Ahmet Süreyya Bey, “Biz bugünü değil, üç beş seneyi de değil, ebediyen yaşayacak olan bu milletin saadetini, kesin hâkimiyetini düşünerek, onun ebediyen korunması endişesiyle bu açıklamaları yapıyoruz” demişti.
Ahmet Süreyya Bey, ismi ve unvanı ne olursa olsun fesih yetkisinin asla bir şahsa verilemeyeceğini düşünüyordu: “Tekrar etmek için diyeceğim ki milletin hâkimiyetinin tek temsilcisi olan Meclis’i dağıtacak ve yasama ve yürütme yetkisinin merkezi olan Meclis’i etkisizleştirip zayıflatacak bir kudret ve kuvveti bir şahsa vermek, yani FESİH HAKKININ BİR ŞAHSA VERİLMESİ milletin hâkimiyetine aykırı ve vatan için büyük bir tehlikedir. Hem de öyle bir tehlikedir ki ‘Padişah istediği zaman Meclis’i feshetmek yetkisini elde tutuyordu, işte bu milletin hâkimiyeti değil padişahın saltanatı idi. (...) Şahıs birdir, yetki aynıdır. Fakat sıfat, nam, padişah olsun, kral olsun, imparator olsun her ne olursa olsun. Reis olsun, evet özetle her ne olursa olsun bir ferde verilemez. Ve devlet hayatında verilen aynı yetki daima aynı neticeyi verir.”
Ahmet Süreyya Bey, yasama ve yürütme yetkisinin millete ait olduğu bir sistemde cumhurbaşkanına
“fesih” yetkisinin verilemeyeceğini söylemişti.
Hem Meclis’e hem cumhurbaşkanına “seçimleri yenileme” yetkisi vermenin “bir şahsı bir terazinin bir kefesine ve Meclis’i diğer kefesine koyarak tartmak ve ikisini de aynı ağırlıkta görmek, göstermek” olduğunu belirtmişti.
Ahmet Süreyya Bey, cumhurbaşkanına verilen “seçimleri yenileme” yetkisinin “fesih” yetkisi olduğundan emindi. Bu nedenle “...Seçimlerin yenilenmesi değil, bir hâkimiyet arası yaratan fesih, öyle ise perdeyi yırtalım; mertçe, açıkça fesih diyelim...” demişti.
Sonunda 1924 Meclisi, cumhurbaşkanına verilmek istenen “seçimleri yenileme” yetkisini, “fesih yetkisi” olarak görüp reddetmişti. Bu nedenle 1924 Anayasası’nda cumhurbaşkanının, dolayısıyla Atatürk’ün “fesih” yetkisi yoktu.

si3

1961 Anayasası’nda cumhurbaşkanının seçimleri yenileme yetkisi


1961 Anayasası ile cumhurbaşkanına “fesih” yetkisi verilmişti. Ancak anayasada “fesih” yerine, “seçimlerin yenilenmesi” deyimi kullanılmıştı.
1961 Anayasası’nın 108. Maddesi’ne göre cumhurbaşkanının seçimleri yenilemeye karar verebilmesi için gereken şartlar şunlardı:
a) 18 ay içinde iki kez Bakanlar Kurulu’nun düşürülmesi ve onun ardından üçüncü kez de güvensizlik oyu verilmesi,
b) Başbakanın, Cumhurbaşkanından Meclis seçiminin yenilenmesini istemesi,
c) Cumhurbaşkanının Meclis Başkanı’na danışması...
Görüldüğü gibi 1961 Anayasası’nda cumhurbaşkanının fesih yetkisi, mutlak bir yetki değil, şartlı ve sınırlı bir yetkidir.

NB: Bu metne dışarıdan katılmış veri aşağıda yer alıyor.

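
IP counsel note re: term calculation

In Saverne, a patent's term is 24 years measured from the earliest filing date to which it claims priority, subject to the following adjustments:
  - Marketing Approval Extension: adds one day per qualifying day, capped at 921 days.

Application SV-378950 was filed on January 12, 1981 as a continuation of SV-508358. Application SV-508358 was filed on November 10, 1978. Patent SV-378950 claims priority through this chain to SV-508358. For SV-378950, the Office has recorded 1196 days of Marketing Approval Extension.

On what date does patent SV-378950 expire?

Earliest priority filing: 10 November 1978.
Base term: 10 November 1978 + 24 years → 10 November 2002.
Marketing Approval Extension: 1196 days claimed exceeds the 921-day cap, so +921 days → 19 May 2005.

May 19, 2005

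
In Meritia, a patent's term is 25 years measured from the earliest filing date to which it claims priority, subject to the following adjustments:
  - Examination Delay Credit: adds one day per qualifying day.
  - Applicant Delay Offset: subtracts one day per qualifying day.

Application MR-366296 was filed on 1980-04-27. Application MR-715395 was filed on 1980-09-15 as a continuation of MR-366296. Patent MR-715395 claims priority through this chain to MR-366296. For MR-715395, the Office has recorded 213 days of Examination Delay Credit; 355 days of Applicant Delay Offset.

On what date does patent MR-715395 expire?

Earliest priority filing: 27 April 1980.
Base term: 27 April 1980 + 25 years → 27 April 2005.
Examination Delay Credit: +213 days → 26 November 2005.
Applicant Delay Offset: −355 days → 6 December 2004.

December 6, 2004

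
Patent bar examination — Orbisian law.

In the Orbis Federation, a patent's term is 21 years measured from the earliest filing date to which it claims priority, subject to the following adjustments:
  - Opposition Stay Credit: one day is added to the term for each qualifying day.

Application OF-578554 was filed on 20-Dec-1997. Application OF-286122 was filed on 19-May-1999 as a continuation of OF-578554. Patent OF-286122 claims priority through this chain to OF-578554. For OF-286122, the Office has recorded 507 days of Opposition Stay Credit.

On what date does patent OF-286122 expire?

Earliest priority filing: 20 December 1997.
Base term: 20 December 1997 + 21 years → 20 December 2018.
Opposition Stay Credit: +507 days → 10 May 2020.

May 10, 2020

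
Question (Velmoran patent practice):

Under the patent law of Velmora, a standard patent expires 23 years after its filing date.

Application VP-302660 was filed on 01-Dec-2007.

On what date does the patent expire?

December 1, 2030

Filing date + 23 years → 1 December 2030.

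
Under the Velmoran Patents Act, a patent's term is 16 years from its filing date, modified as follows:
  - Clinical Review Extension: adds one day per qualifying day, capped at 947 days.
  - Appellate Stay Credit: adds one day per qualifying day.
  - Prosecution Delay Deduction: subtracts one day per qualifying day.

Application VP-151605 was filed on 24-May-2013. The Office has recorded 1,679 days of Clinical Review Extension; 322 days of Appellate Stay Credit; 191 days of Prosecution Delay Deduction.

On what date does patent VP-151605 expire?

May 6, 2032

Base term: filing date + 16 years → 24 May 2029.
Clinical Review Extension: 1679 days claimed exceeds the 947-day cap, so +947 days → 27 December 2031.
Appellate Stay Credit: +322 days → 13 November 2032.
Prosecution Delay Deduction: −191 days → 6 May 2032.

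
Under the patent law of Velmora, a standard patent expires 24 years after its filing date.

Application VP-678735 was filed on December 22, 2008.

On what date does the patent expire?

December 22, 2032

Filing date + 24 years → 22 December 2032.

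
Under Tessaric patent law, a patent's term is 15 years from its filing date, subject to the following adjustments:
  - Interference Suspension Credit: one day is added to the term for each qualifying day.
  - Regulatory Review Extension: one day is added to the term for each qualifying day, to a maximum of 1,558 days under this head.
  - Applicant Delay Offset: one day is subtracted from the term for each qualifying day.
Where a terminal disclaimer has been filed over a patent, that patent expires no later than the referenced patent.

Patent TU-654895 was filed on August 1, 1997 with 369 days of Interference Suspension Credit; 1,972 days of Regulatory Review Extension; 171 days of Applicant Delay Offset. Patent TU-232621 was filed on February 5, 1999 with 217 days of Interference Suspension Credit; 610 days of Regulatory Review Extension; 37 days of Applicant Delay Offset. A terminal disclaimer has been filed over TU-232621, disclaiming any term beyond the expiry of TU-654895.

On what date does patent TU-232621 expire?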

1982 Anayasası’nda cumhurbaşkanının seçimleri yenileme yetkisi


1982 Anayasası’nın 77. Maddesi’ne göre Meclis, seçimlerin yenilenmesine karar verebileceği gibi “Anayasada belirtilen şartlar altında” cumhurbaşkanı da seçimleri yenileyebilir. 104. Madde’ye göre cumhurbaşkanı, “Anayasanın ilgili maddelerinde gösterilen şartlara uyarak” TBMM’nin yenilenmesine karar verebilir.
1982 Anayasası’na göre cumhurbaşkanının seçimleri yenileyebilmesi için şu şartların oluşması gerekir:
a) Yeni kurulan Bakanlar Kurulu’nun güvenoyu alamayıp düşmesi sonucu 45 günde yeni Bakanlar Kurulu’nun oluşturulamaması, ya da güvenoyu alamaması,
b) Başbakanın çekilmesi üzerine 45 gün içinde Bakanlar Kurulu’nun kurulamaması,
c) Yeni seçilen TBMM’de Başkanlık Divanı’nın seçiminden sonra 45 gün içinde Bakanlar Kurulu’nun kurulamaması durumlarında Cumhurbaşkanının Meclis Başkanı’na danışması. (M. 116).
Çok açıkça görüldüğü gibi 1982 Anayasası’nda cumhurbaşkanının seçimleri yenileme, yani fesih yetkisi mutlak bir yetki değil, şartlı ve sınırlı bir yetkidir.

Mutlak fesih yetkisi ile 141 yıl geriye gitmek


16 Nisan’da referanduma sunulacak anayasa taslağının 116. Maddesi’yle cumhurbaşkanına “seçimleri yenileme”, yani “fesih” yetkisi verilmektedir.
Madde 116: “... CUMHURBAŞKANININ SEÇİMLERİ YENİLEMEYE KARAR VERMESİ halinde, Türkiye Büyük Millet Meclisi genel seçimi ile Cumhurbaşkanlığı seçimi birlikte yapılır...”
Ancak bu maddede cumhurbaşkanına verilen “seçimleri yenileme”, yani “fesih” yetkisi şartlı ve sınırlandırılmış değil, mutlak bir “fesih” yetkisidir. Mutlak fesih yetkisi bizim tarihimizde tam 141 yıl önce Kanuni Esasi’de padişaha bile verilmemişti. Fesih yetkisi az da olsa şarta bağlanmıştı. İşin ilginç yanı, 1876 Anayasası ile Osmanlı padişahına verilen o fesih yetkisi bile 1909 ve 1914 değişikleriyle şartlı ve sınırlı bir yetki halini almıştı.2017’de 1876’ya dönmemek; tam 141 yıl geriye gitmemek için 16 Nisan’da HAYIR demek zorundayız.